The New American Movement collected signatures from roughly one-fourth of all Harvard and Radcliffe indergraduates in the first two days of its petition campaign in support of a student referendum on ROTC.

NAM petitions returned by Thursday included over 1500 names, and roughly 500 were believed to be on petitions still outstanding, Steven Carlip '75, a member of NAM, said yesterday.

NAM will continue to collect signatures until the October meeting of the Committee on House and Undergraduate Life, Carlip said.

NAM plans to present the names it has collected to CHUL and request that the committee assist in conducting a student referendum.

President Bok, whose June 13 speech to alumni resurrected the ROTC issue at Harvard, said Thursday that his opinion "would not be formed on the basis of a referendum."

Bok said his position had not changed since the speech, in which he said he was "inclined to agree" with alumni who thought Harvard had shown "a willingness to sacrifice the freedom of a minority of students in order to accomodate the moral indignation of the majority."

These alumni "sensed... that Harvard had not opposed ROTC solely for academic reasons but had behaved expediently in the face of pressure," Bok said.

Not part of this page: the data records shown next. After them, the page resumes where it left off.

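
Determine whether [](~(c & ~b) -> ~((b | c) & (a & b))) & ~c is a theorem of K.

Tableau for the negation ~([](~(c & ~b) -> ~((b | c) & (a & b))) & ~c):
1. ~([](~(c & ~b) -> ~((b | c) & (a & b))) & ~c), 0
2. c, 0
The negation has an open branch (countermodel exists).

No, not valid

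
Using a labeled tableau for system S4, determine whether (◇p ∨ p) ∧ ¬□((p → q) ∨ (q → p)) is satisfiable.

1. (◇p ∨ p) ∧ ¬□((p → q) ∨ (q → p)), 0
2. ◇p ∨ p, 0
3. ¬□((p → q) ∨ (q → p)), 0
4. p, 0
5. ¬((p → q) ∨ (q → p)), 1
6. ¬(p → q), 1
7. ¬(q → p), 1
8. p, 1
9. ¬q, 1
10. q, 1
11. ¬p, 1
Accessibility: 0R0, 0R1, 1R1
Branch closes: q and ¬q both at 1.
Every branch closes; the branch above is one of them.

Unsatisfiable (every branch closes)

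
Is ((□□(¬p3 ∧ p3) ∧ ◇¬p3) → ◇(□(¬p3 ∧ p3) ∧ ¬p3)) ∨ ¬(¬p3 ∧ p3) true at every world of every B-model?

Valid

Tableau for the negation ¬(((□□(¬p3 ∧ p3) ∧ ◇¬p3) → ◇(□(¬p3 ∧ p3) ∧ ¬p3)) ∨ ¬(¬p3 ∧ p3)):
1. ¬(((□□(¬p3 ∧ p3) ∧ ◇¬p3) → ◇(□(¬p3 ∧ p3) ∧ ¬p3)) ∨ ¬(¬p3 ∧ p3)), w0
2. ¬((□□(¬p3 ∧ p3) ∧ ◇¬p3) → ◇(□(¬p3 ∧ p3) ∧ ¬p3)), w0
3. ¬p3 ∧ p3, w0
4. □□(¬p3 ∧ p3) ∧ ◇¬p3, w0
5. ¬◇(□(¬p3 ∧ p3) ∧ ¬p3), w0
6. ¬p3, w0
7. p3, w0
Accessibility: w0Rw0
Branch closes: p3 and ¬p3 both at w0.
All branches of the negation close; one closing branch shown above.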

Bok said in August he had no plans to bring the issue before the Faculty. Dean Rosovsky said last week he had issues more important than ROTC to deal with this year, and that he also would not initiate a Faculty discussion of ROTC.

Neither the Faculty nor the Faculty Council currently has a discussion of ROTC on its agenda.

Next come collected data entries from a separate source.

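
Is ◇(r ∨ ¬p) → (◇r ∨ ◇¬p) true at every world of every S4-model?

Valid in S4

Tableau for the negation ¬(◇(r ∨ ¬p) → (◇r ∨ ◇¬p)):
1. ¬(◇(r ∨ ¬p) → (◇r ∨ ◇¬p)), 0
2. ◇(r ∨ ¬p), 0   [¬→-rule on 1]
3. ¬(◇r ∨ ◇¬p), 0   [¬→-rule on 1]
4. ¬◇r, 0   [¬∨-rule on 3]
5. ¬◇¬p, 0   [¬∨-rule on 3]
6. ¬r, 0   [¬◇-rule on 4 via 0R0]
7. p, 0   [¬◇-rule on 5 via 0R0]
8. r ∨ ¬p, 1   [◇-rule on 2: fresh world 1, 0R1]
9. ¬r, 1   [¬◇-rule on 4 via 0R1]
10. p, 1   [¬◇-rule on 5 via 0R1]
11. ¬p, 1   [∨-rule on 8 (branches; this branch)]
Accessibility: 0R0, 0R1, 1R1
Branch closes: p and ¬p both at 1.
All branches of the negation close; one closing branch shown above.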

The Faculty voted in April 1969 to reduce ROTC to the status of any other extracurricular program. Because the Faculty's conditions failed to meet ROTC's usual contractual arrangements, ROTC withdrew after a long and bitter debate.

Only three Ivy League schools now have ROTC in any form. Cornell, as a land-grant university, is required to continue the program.

Penn has continued its Army and Navy programs, but Arts and Sciences students get no credit for the course.

Princeton's trustees issued a report last week in support of reinstating Army's ROTC. A student-faculty committee, however, concluded that "a strong case" existed against ROTC at Princeton.

It is likely that the program will continue at Princeton, but without course credit or university financial support.